Mancini: "Le grandi squadre devono partire con il massimo dell'obiettivo. Murillo deve togliersi quel vizio..."

Mancini sorride e tiene la squadra con i piedi per terra dopo la vittoria del derby e la testa della classifica raggiunta

Mancini: "Le grandi squadre devono partire con il massimo dell'obiettivo. Murillo deve togliersi quel vizio..."
Roberto Mancini

Vittorioso nel derby e in testa alla classifica con l'Inter, Roberto Mancini parla ai microfoni di Sky Sport

I tre punti contro il Milan sono arrivati grazie al gol di Guarin"Penso che un derby alla terza giornata sia difficile per le squadre che non sono al massimo della condizione e non riescono a esprimere tutto il potenziale che hanno. Il pubblico era tanto e se vogliamo che sia sempre così dovremo vincere spesso".

Non solo la vittoria, i neroazzurri raggiungono anche la testa della classifica: "Le grandi squadre devono partire col massimo dell'obiettivo. Poi bisogna lavorare, essere fortunati, tutto deve andare per il verso giusto. Ci sono quadre più attrezzate come Juventus, Roma e Napoli, ma noi siamo l'Inter e dobbiamo fare il massimo".

Nonostante siano stati schierati fuori ruolo, Medel e Perisic non hanno deluso: "Medel conosce bene gli attaccanti del Milan, li ha sfidati spesso. Ranocchia non avendo giocato molto non era in condizione e Medel è un po' più rapido. Su Perisic, l'abbiamo preso per farlo giocare da ala, ma credo che possa fare anche il trequartista, anche se certamente lo può fare meglio. Ora avremo tempo per inserire i nuovi. Serve tempo per trovare una condizione migliore, lo scorso anno magari giocavamo meglio e perdevamo".
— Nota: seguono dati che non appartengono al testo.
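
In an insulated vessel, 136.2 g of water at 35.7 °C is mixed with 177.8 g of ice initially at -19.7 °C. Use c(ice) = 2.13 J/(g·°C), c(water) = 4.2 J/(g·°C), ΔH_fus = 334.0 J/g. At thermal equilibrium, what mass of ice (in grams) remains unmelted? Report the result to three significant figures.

Heat to warm all ice to 0 °C: 177.8×2.13×19.7 = 7460.7 J
Heat released by water cooling to 0 °C: 136.2×4.2×35.7 = 20422 J
20422 J < 7460.7 + 177.8×334.0 = 66845.9 J, so not all ice melts; final T = 0 °C.
Heat left for melting: 20422 − 7460.7 = 12961.3 J
Mass melted = 12961.3 / 334.0 = 38.81 g
Ice remaining = 177.8 − 38.81 = 138.99 g

m_ice remaining = 139 g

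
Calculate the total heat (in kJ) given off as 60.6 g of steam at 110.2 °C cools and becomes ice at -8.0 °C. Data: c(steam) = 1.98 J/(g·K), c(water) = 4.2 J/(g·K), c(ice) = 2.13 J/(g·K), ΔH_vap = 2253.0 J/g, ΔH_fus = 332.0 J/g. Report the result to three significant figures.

q1 (cool steam 110.2→100 °C): 60.6 × 1.98 × 10.2 = 1224 J
q2 (condense at 100 °C): 60.6 × 2253.0 = 136532 J
q3 (cool water 100→0 °C): 60.6 × 4.2 × 100.0 = 25452 J
q4 (freeze at 0 °C): 60.6 × 332.0 = 20119 J
q5 (cool ice 0→-8.0 °C): 60.6 × 2.13 × 8.0 = 1033 J
Total: 1224 + 136532 + 25452 + 20119 + 1033 = 184360 J = 184 kJ

q = 184 kJ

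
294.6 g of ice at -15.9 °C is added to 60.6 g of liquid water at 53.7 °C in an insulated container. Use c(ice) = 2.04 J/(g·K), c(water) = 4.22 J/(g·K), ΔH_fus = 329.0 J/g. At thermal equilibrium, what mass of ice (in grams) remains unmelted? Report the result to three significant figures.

Heat to warm all ice to 0 °C: 294.6×2.04×15.9 = 9555.6 J
Heat released by water cooling to 0 °C: 60.6×4.22×53.7 = 13733 J
13733 J < 9555.6 + 294.6×329.0 = 106479.0 J, so not all ice melts; final T = 0 °C.
Heat left for melting: 13733 − 9555.6 = 4177.4 J
Mass melted = 4177.4 / 329.0 = 12.70 g
Ice remaining = 294.6 − 12.70 = 281.90 g

m_ice remaining = 282 g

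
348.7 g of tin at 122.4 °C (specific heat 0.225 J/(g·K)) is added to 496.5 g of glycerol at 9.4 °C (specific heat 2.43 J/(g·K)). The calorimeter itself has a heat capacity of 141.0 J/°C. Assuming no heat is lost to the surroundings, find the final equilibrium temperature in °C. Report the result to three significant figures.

T_f = 15.6 °C

Heat lost by tin = heat gained by glycerol + calorimeter.
(348.7)(0.225)(122.4 − T) = [(496.5)(2.43) + 141.0](T − 9.4)
78.4575 (122.4 − T) = 1347.495 (T − 9.4)
9603.2 − 78.4575 T = 1347.495 T − 12666
22269.2 = 1425.9525 T
T = 15.62 °C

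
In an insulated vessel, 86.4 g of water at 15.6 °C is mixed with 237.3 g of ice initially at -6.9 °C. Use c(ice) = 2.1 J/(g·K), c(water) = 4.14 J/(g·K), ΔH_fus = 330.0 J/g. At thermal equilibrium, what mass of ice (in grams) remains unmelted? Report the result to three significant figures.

Heat to warm all ice to 0 °C: 237.3×2.1×6.9 = 3438.5 J
Heat released by water cooling to 0 °C: 86.4×4.14×15.6 = 5580.1 J
5580.1 J < 3438.5 + 237.3×330.0 = 81747.5 J, so not all ice melts; final T = 0 °C.
Heat left for melting: 5580.1 − 3438.5 = 2141.6 J
Mass melted = 2141.6 / 330.0 = 6.490 g
Ice remaining = 237.3 − 6.490 = 230.810 g

m_ice remaining = 231 g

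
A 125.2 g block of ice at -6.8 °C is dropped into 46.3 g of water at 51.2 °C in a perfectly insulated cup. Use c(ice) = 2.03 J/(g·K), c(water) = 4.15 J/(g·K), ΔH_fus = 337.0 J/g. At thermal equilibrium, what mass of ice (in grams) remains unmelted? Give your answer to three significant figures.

Heat to warm all ice to 0 °C: 125.2×2.03×6.8 = 1728.3 J
Heat released by water cooling to 0 °C: 46.3×4.15×51.2 = 9837.8 J
9837.8 J < 1728.3 + 125.2×337.0 = 43920.7 J, so not all ice melts; final T = 0 °C.
Heat left for melting: 9837.8 − 1728.3 = 8109.5 J
Mass melted = 8109.5 / 337.0 = 24.06 g
Ice remaining = 125.2 − 24.06 = 101.14 g

m_ice remaining = 101 g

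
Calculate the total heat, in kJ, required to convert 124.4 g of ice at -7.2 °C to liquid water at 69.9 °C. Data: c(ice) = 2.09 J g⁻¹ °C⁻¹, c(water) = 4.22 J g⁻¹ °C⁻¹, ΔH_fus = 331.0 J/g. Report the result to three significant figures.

q1 (heat ice -7.2→0.0 °C): 124.4 × 2.09 × 7.2 = 1872 J
q2 (melt at 0 °C): 124.4 × 331.0 = 41176 J
q3 (heat water 0.0→69.9 °C): 124.4 × 4.22 × 69.9 = 36695 J
Total: 1872 + 41176 + 36695 = 79743 J = 79.7 kJ

q = 79.7 kJ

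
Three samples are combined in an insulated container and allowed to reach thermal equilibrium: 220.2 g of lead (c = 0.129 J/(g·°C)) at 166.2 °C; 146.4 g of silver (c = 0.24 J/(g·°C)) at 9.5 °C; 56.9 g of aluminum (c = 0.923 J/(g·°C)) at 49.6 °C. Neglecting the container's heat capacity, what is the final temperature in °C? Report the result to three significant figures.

T_f = 66.0 °C

Σ mᵢcᵢ(T − Tᵢ) = 0  ⇒  T = Σ mᵢcᵢTᵢ / Σ mᵢcᵢ
Σ mᵢcᵢ = 220.2×0.129 + 146.4×0.24 + 56.9×0.923 = 116.0605
Σ mᵢcᵢTᵢ = 28.4058×166.2 + 35.136×9.5 + 52.5187×49.6 = 7659.8
T = 7659.8 / 116.0605 = 66.00 °C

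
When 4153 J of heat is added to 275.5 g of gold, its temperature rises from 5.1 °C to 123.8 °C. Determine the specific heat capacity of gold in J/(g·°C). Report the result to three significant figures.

c = 0.127 J/(g·°C)

c = q / (m ΔT) = 4153 / (275.5 × 118.7)
c = 4153 / 32701.85 = 0.127 J/(g·°C)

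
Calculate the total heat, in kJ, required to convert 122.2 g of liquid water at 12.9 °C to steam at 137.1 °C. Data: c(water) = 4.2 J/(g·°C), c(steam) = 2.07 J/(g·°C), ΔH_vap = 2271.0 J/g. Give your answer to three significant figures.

q = 332 kJ

q1 (heat water 12.9→100.0 °C): 122.2 × 4.2 × 87.1 = 44703 J
q2 (vaporize at 100 °C): 122.2 × 2271.0 = 277516 J
q3 (heat steam 100.0→137.1 °C): 122.2 × 2.07 × 37.1 = 9385 J
Total: 44703 + 277516 + 9385 = 331604 J = 332 kJ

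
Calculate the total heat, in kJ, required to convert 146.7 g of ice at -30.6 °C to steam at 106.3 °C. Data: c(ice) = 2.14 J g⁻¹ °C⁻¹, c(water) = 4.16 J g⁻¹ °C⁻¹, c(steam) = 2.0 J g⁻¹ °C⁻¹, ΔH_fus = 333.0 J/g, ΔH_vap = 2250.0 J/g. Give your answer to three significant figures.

q = 451 kJ

q1 (heat ice -30.6→0.0 °C): 146.7 × 2.14 × 30.6 = 9607 J
q2 (melt at 0 °C): 146.7 × 333.0 = 48851 J
q3 (heat water 0.0→100.0 °C): 146.7 × 4.16 × 100.0 = 61027 J
q4 (vaporize at 100 °C): 146.7 × 2250.0 = 330075 J
q5 (heat steam 100.0→106.3 °C): 146.7 × 2.0 × 6.3 = 1848 J
Total: 9607 + 48851 + 61027 + 330075 + 1848 = 451408 J = 451 kJ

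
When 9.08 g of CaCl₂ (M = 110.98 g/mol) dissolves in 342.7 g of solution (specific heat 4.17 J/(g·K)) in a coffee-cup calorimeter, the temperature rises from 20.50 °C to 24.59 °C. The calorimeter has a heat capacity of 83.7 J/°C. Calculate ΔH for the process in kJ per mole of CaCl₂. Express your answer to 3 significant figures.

ΔH = -75.6 kJ/mol

|ΔT| = |24.59 − 20.50| = 4.09 °C
|q_surr| = (342.7 × 4.17 + 83.7) × 4.09 = 1512.759 × 4.09 = 6187 J
n(CaCl₂) = 9.08 / 110.98 = 0.08182 mol
Temperature rose, so q_rxn = −|q_surr| = -6.187 kJ
ΔH = q_rxn / n = -75.62 kJ/mol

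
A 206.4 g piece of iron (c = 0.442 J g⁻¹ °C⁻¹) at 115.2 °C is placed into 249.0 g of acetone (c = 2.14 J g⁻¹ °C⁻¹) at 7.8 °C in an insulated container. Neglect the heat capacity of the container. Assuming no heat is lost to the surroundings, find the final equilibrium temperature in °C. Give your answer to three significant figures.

T_f = 23.5 °C

Heat lost by iron = heat gained by acetone.
(206.4)(0.442)(115.2 − T) = (249.0)(2.14)(T − 7.8)
91.2288 (115.2 − T) = 532.86 (T − 7.8)
10510 − 91.2288 T = 532.86 T − 4156.3
14666.3 = 624.0888 T
T = 23.50 °C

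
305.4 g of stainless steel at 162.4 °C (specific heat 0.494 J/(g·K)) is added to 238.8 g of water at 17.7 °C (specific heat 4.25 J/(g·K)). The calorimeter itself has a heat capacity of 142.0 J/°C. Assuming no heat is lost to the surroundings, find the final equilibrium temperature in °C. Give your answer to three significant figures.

Heat lost by stainless steel = heat gained by water + calorimeter.
(305.4)(0.494)(162.4 − T) = [(238.8)(4.25) + 142.0](T − 17.7)
150.8676 (162.4 − T) = 1156.9 (T − 17.7)
24501 − 150.8676 T = 1156.9 T − 20477
44978 = 1307.7676 T
T = 34.39 °C

T_f = 34.4 °C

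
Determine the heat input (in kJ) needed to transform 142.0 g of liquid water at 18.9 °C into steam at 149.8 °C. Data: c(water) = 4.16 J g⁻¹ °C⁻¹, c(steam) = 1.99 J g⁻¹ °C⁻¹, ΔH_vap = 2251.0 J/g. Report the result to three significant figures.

q1 (heat water 18.9→100.0 °C): 142.0 × 4.16 × 81.1 = 47907 J
q2 (vaporize at 100 °C): 142.0 × 2251.0 = 319642 J
q3 (heat steam 100.0→149.8 °C): 142.0 × 1.99 × 49.8 = 14072 J
Total: 47907 + 319642 + 14072 = 381621 J = 382 kJ

q = 382 kJ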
Mancini commenta anche la prestazione di Felipe Melo: "Felipe Melo è un grande giocatore, è esperto, sa fare tutto, è abbastanza cattivo. Oggi secondo me ha fatto una grande partita. Nel calcio cambia tutto in una giornata, sappiamo che la strada è lunga".

Per finire, una battuta su Murillo e un inizio tuttaltro che confortante: "Dopo si è rifatto, ma deve sicuramente togliersi questo vizio. È giovane, la nostra squadra è giovane ad eccezione di un paio di elementi esperti, per cui serve tempo”.